Bio Month is rocketing to a finish. Sometime today Nathan Ward is supposed to hit town. His appearance in Mechanics’ Library tomorrow is sold out (but he is dropping into a few bookshops to sign store stock, if you really want an autographed copy — I’ll announce the stores when he has that angle wrapped up).
I have a couple more bios I must get to in my coverage, and three or four more I’m letting slide. Didn’t know we’d need to get a new book from The Cimmerian Press out this week, but when we spring into action. . . .
And of course there’s a somewhat biographical novel I’m now curious about, but won’t have time to track down for awhile — Upton Sinclair’s The Flivver King: A Story of Ford-America from 1937.

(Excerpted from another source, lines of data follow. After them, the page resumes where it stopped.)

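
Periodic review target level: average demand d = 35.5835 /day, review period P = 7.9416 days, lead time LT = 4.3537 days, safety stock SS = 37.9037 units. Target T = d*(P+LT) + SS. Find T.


P + LT = 12.2953
d*(P+LT) = 35.5835 * 12.2953 = 437.5098
T = 437.5098 + 37.9037 = 475.4135

475.4135 units


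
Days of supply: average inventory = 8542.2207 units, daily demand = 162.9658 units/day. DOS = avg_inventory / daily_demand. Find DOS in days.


DOS = 8542.2207 / 162.9658 = 52.4173

52.4173 days


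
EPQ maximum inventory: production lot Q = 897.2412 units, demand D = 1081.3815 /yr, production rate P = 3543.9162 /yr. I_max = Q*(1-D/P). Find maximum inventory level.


D/P = 0.3051
1 - D/P = 0.6949
I_max = 897.2412 * 0.6949 = 623.4593

623.4593 units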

That book could be a nice coda to The Great Flivver War of 2015. As you may know, I notified the Two-Gun Raconteur blog about their erroneous definition of the term flivver on a Word of the Week for September 21. Then I schooled them in contemporary meanings of the word they’d obviously never heard of, and apparently couldn’t comprehend. I even pointed out how — aside from not knowing that flivvers were Fords —they were wrong about the basic definition of the simple words in the post.

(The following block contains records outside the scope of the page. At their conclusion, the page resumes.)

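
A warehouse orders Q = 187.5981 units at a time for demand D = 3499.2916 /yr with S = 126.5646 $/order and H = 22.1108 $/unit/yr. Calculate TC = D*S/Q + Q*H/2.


Ordering cost = D*S/Q = 2360.8258
Holding cost = Q*H/2 = 2073.9720
TC = 2360.8258 + 2073.9720 = 4434.7979

4434.7979 $/yr


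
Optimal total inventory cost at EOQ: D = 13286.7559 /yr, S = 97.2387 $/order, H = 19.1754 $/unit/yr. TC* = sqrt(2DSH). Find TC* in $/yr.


2*D*S*H = 49548730.0898
TC* = sqrt(49548730.0898) = 7039.0859

7039.0859 $/yr


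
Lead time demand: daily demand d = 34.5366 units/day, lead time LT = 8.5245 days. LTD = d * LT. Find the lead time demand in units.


LTD = 34.5366 * 8.5245 = 294.4072

294.4072 units


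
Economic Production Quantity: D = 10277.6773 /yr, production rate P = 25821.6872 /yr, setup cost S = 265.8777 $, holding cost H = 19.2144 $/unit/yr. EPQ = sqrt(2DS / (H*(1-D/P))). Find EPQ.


1 - D/P = 1 - 0.3980 = 0.6020
H*(1-D/P) = 11.5666
2DS = 5465210.4037
EPQ = sqrt(472499.7799) = 687.3862

687.3862 units


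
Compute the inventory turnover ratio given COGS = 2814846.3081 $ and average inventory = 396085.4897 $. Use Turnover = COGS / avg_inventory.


Turnover = 2814846.3081 / 396085.4897 = 7.1067

7.1067


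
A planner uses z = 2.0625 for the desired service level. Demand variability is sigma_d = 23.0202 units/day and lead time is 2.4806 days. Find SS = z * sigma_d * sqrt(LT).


sqrt(LT) = sqrt(2.4806) = 1.5750
SS = 2.0625 * 23.0202 * 1.5750 = 74.7793

74.7793 units


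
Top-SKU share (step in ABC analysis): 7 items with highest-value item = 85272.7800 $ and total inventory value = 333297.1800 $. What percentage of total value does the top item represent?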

More than a week later, they still have the incorrect information up on the blog. Yup, we’re ignorant, and damn proud of it!
(I now wonder if you can trust the veracity of any of the posts on TGR. Makes me doubt, to the point that I told Brian Leno — a stalwart on TGR for the last few years — that he could just bring his blogging jones over to Up and Down. Don’t want Leno tainted by egregious flivver misusage!)